The problem of bird attacks is not restricted to the UK, of course. John Marzluff, professor of wildlife science at the University of Washington in Seattle and an expert on corvids—crows, ravens, jackdaws and the like—said there had been an increase of attacks on people by angry crows during fledgling season.

“They dive-bomb people who come by their nests,” Professor Marzluff told The Daily Beast. “In the country crows know that they are at risk of the farmer and his or her shotgun. In the city people don’t shoot birds, and without that negative reinforcement, they have become very bold.”

As with the British herring gulls, the attacks come from adult birds and “involve the defense of young and defense of territory. They see the person as an intruder.”

Of the attacks, Marzluff has studied, crows are the biggest aggressors, but also owls. Owls! Wow, do not be fooled by those big eyes and “twit-twoo.”

Indeed, an owl allegedly attacked a 5-year-old Chihuahua in Traverse City, Michigan, last year.

Marzluff recommends the use of an umbrella as a shield, or wearing a mask on the back of your head or a hat as protection, because crows, like gulls, will attack you from the back.

“What you don’t want to do with a crow is to act as the aggressor. They will remember you, and attack you again later, even if you’re not threatening their young.”

Whaaat?

“We caught some birds nine years ago, showed them a mask, and they recognize the face whenever we show them it again. We also know they pass on this knowledge to their social circle.”

Meaning if you fight back against one crow in Seattle, you run the risk of not only being attacked by it for nine years afterwards, but also all of its buddies.

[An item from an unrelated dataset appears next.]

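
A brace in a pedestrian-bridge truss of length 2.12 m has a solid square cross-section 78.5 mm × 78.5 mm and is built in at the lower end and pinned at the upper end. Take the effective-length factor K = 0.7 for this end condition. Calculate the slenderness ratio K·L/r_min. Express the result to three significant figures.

λ ≈ 65.5

For a square r = a/√12 = 78.5/√12 = 22.66 mm
L_e = K·L = 0.7 × 2.12 m = 1.484 m = 1484.0 mm
λ = L_e / r_min = 1484.0 / 22.66 = 65.5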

“They remember the fear they feel over that face in the amygdala part of their brain, the same place we do,” said Marzluff.

Some cities, Marzluff said, had put up warning signs where bird attacks had been common, especially from mid-March through July, which is breeding season.

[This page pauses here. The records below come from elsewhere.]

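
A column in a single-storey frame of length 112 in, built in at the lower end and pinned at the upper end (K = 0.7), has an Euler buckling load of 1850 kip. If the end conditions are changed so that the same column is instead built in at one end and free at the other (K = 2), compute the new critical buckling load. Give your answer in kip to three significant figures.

P_cr ∝ 1/K², so P_cr,new = P_cr,old × (K_old/K_new)² = 1850 × (0.7/2)²
= 1850 × 0.1225 = 227 kip

P_cr ≈ 227 kip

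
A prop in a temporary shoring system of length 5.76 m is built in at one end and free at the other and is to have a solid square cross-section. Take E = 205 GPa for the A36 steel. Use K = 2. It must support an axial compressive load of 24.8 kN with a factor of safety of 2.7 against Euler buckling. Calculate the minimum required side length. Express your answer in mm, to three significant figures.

a ≈ 85.2 mm

Required P_cr = n·P = 2.7 × 24.8 = 66.96 kN
L_e = K·L = 2 × 5.76 = 11.52 m
Required I = P_cr·L_e²/(π²E) = 6.696×10^4 × 11.52² / (π² × 2.05×10^11) = 4.392×10^-6 m⁴
I_req = 4.392×10^6 mm⁴
Solid square: I = a⁴/12  ⇒  a = (12I)^(1/4) = (12×4.392×10^6)^(1/4) = 85.2 mm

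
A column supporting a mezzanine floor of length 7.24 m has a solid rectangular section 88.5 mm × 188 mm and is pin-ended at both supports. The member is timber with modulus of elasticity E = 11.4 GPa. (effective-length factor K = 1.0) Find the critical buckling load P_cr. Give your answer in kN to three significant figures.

Buckling occurs about the weak axis: I_min = h·b³/12 with b = 88.5 mm (the shorter side).
I_min = 188×88.5³/12 = 1.086×10^7 mm⁴
I = 1.086×10^7 mm⁴ = 1.086×10^-5 m⁴
Effective length L_e = K·L = 1 × 7.24 = 7.240 m
P_cr = π²EI / L_e² = π² × 11.4×10⁹ × 1.086×10^-5 / 7.240² = 2.331×10^4 N

P_cr ≈ 23.3 kN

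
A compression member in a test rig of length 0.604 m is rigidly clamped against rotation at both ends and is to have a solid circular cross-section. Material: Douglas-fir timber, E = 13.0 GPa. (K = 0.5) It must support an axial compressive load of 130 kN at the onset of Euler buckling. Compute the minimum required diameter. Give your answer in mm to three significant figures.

d ≈ 37.0 mm

L_e = K·L = 0.5 × 0.604 = 0.3020 m
Required I = P_cr·L_e²/(π²E) = 1.300×10^5 × 0.3020² / (π² × 1.30×10^10) = 9.241×10^-8 m⁴
I_req = 9.241×10^4 mm⁴
Solid circle: I = πd⁴/64  ⇒  d = (64I/π)^(1/4) = (64×9.241×10^4/π)^(1/4) = 37.0 mm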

“But like gulls, these are not unprovoked attacks,” he added. “They only attack when it pays off. They do not want to put themselves at risk. The birds are not taking over.”

Yet urban bird numbers are increasing. Rock said Seabird 2000, the last major study of inland gull colonies in 2000 in the UK, had located 239 in urban centers.

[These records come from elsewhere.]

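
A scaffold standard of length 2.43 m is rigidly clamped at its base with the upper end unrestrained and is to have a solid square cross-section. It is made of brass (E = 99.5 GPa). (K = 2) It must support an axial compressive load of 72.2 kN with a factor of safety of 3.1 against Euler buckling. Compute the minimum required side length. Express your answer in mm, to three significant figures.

a ≈ 89.7 mm

Required P_cr = n·P = 3.1 × 72.2 = 223.8 kN
L_e = K·L = 2 × 2.43 = 4.860 m
Required I = P_cr·L_e²/(π²E) = 2.238×10^5 × 4.860² / (π² × 9.95×10^10) = 5.383×10^-6 m⁴
I_req = 5.383×10^6 mm⁴
Solid square: I = a⁴/12  ⇒  a = (12I)^(1/4) = (12×5.383×10^6)^(1/4) = 89.7 mm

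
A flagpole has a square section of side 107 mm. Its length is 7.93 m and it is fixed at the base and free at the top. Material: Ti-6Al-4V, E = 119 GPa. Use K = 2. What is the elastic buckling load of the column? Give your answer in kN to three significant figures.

I = a⁴/12 = 107⁴/12 = 1.092×10^7 mm⁴
I = 1.092×10^7 mm⁴ = 1.092×10^-5 m⁴
Effective length L_e = K·L = 2 × 7.93 = 15.86 m
P_cr = π²EI / L_e² = π² × 119×10⁹ × 1.092×10^-5 / 15.86² = 5.100×10^4 N

P_cr ≈ 51.0 kN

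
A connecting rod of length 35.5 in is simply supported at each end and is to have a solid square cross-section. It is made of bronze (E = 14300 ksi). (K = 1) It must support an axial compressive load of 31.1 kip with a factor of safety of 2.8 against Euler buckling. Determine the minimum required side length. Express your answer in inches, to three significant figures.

Required P_cr = n·P = 2.8 × 31.1 = 87.08 kip
L_e = K·L = 1 × 35.5 = 35.50 in
Required I = P_cr·L_e²/(π²E) = 8.708×10^4 × 35.50² / (π² × 1.43×10^7) = 0.7776 in⁴
Solid square: I = a⁴/12  ⇒  a = (12I)^(1/4) = (12×0.7776)^(1/4) = 1.75 in

a ≈ 1.75 in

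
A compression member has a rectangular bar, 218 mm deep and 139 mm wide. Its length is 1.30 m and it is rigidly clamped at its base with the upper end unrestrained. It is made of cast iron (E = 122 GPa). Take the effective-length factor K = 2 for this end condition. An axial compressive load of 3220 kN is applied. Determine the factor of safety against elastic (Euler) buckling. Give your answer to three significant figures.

n ≈ 2.70

Buckling occurs about the weak axis: I_min = h·b³/12 with b = 139 mm (the shorter side).
I_min = 218×139³/12 = 4.879×10^7 mm⁴
I = 4.879×10^7 mm⁴ = 4.879×10^-5 m⁴
Effective length L_e = K·L = 2 × 1.30 = 2.600 m
P_cr = π²EI / L_e² = π² × 122×10⁹ × 4.879×10^-5 / 2.600² = 8.690×10^6 N
Factor of safety n = P_cr / P = 8690.3 / 3220 = 2.70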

He is undertaking a 2015 counterpart study and has already counted 472, with many more areas left to investigate.

The rise in herring gull numbers is down to a number of factors, Rock noted. The birds can both fly very fast (up to 62 mph, he says), and can live up to 35 years old, with a breeding career of 10 years, laying three eggs a year. 95 percent of hatched gulls reach adulthood.

There is not much love for gulls in Britain. Last year, the Royal Society for the Protection of Birds failed in its attempt to stop a cull of lesser black-backed gulls and herring gulls in Lancashire.

Netting is put on roofs to stop them nesting, but the gulls merely find other roofs without netting to settle on. A planned government study of the scale of the gull population has been scotched in the UK, which is “short-sighted,” Rock said, and pest control of gulls is ill thought-out.

“If we are going to make informed decisions about management of these birds, we need to find out what makes them tick.”

We should not take the frenzy of The Birds too literally, Rock added.

Unprovoked attacks by birds are an anathema. “Think about if you were a parent, and you perceived any threat to your children: that is why these birds attack. They do not want conflict. Conflict is very risky for them—it could mean they damage themselves. They are not stupid thugs.

“When they attack, it is because they feel endangered themselves, and they plan their attack with care. With gulls, you don’t see aggressiveness carried out for the sake of aggressiveness.”

Rock laughed softly. “You only see that with humans.”